SUMMARY: Virginia 1705 Darkness has come to the town of Blackfriar. The beloved millwright, John Ashford, has been poisoned. His daughter, Isabella, stands trial for murder. Rumor has it that she consorted with the Devil to do the deed. That she’s become a witch. The worst thing, however, is what the townsfolk don’t know: Isabella is innocent. After visiting the local enchantress for a simple love spell, her life is beset by catastrophe. Her father turns up dead. Her sadistic fiancé spurns her. Now in shackles, Isabella faces torture and death. Her only friend, the enchantress. The old crone offers Isabella a new choice: continue to suffer at the hands of her tormentors, or become the very thing they fear.
I enjoyed this semi-historical tale of misplaced rage, young love, and fierce vengeance. Isabella is a character who is easy to sympathize with, just as it’s easy to hate those who hate her (especially her betrothed, whose sadistic nature is very reminiscent of Ramsay Bolton from Game of Thrones). The story assumes a leisurely pace in the beginning, but then takes quite the violent turn when Isabella is taken prisoner and accused of witchcraft. Needless to say, this is when the story really gets good.

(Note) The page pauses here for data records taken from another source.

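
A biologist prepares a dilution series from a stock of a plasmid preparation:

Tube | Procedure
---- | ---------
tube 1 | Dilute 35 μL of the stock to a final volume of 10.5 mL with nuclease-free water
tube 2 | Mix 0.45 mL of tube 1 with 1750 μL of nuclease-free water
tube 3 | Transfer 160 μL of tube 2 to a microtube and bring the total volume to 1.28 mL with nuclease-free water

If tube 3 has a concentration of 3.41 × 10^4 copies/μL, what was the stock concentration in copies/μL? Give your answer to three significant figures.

4.00 × 10^8 copies/μL

Step 1: 35 μL brought to 10.5 mL → factor 10500/35 = 300
Step 2: 0.45 mL + 1750 μL = 2.2 mL total → factor 2.2/0.45 = 4.8889
Step 3: 160 μL brought to 1.28 mL → factor 1280/160 = 8
Overall dilution factor = 300 × 4.8889 × 8 = 11733
Stock = 3.41 × 10^4 copies/μL × 11733 = 4.00 × 10^8 copies/μL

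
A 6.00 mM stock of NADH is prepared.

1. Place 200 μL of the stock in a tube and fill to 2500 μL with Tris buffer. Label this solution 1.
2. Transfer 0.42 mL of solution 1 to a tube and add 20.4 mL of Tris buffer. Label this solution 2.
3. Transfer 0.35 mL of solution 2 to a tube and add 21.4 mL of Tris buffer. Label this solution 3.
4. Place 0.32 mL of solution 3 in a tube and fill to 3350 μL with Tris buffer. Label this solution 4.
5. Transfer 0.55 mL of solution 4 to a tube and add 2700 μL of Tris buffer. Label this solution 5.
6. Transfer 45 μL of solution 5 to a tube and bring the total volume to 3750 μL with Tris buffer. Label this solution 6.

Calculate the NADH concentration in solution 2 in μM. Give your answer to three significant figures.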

I really liked the emphasis on historical accuracy and how the author took his time with the witch trial scenes (showing exactly how this might have gone down in the past, and including a skeptical judge to play up the tension between religious superstition and scientific reason). Then the final third takes even another turn, lurching into a strange and chaotic revenge story. Overall I liked the pacing and what happens in the book, as well as the author’s attempt to write in a style that is more historically accurate while also feeling brisk and modern. Though there are some moments and plot points that I’m still a little unclear on, I would still recommend this if you’re into historical horror, witchcraft, and revenge tales.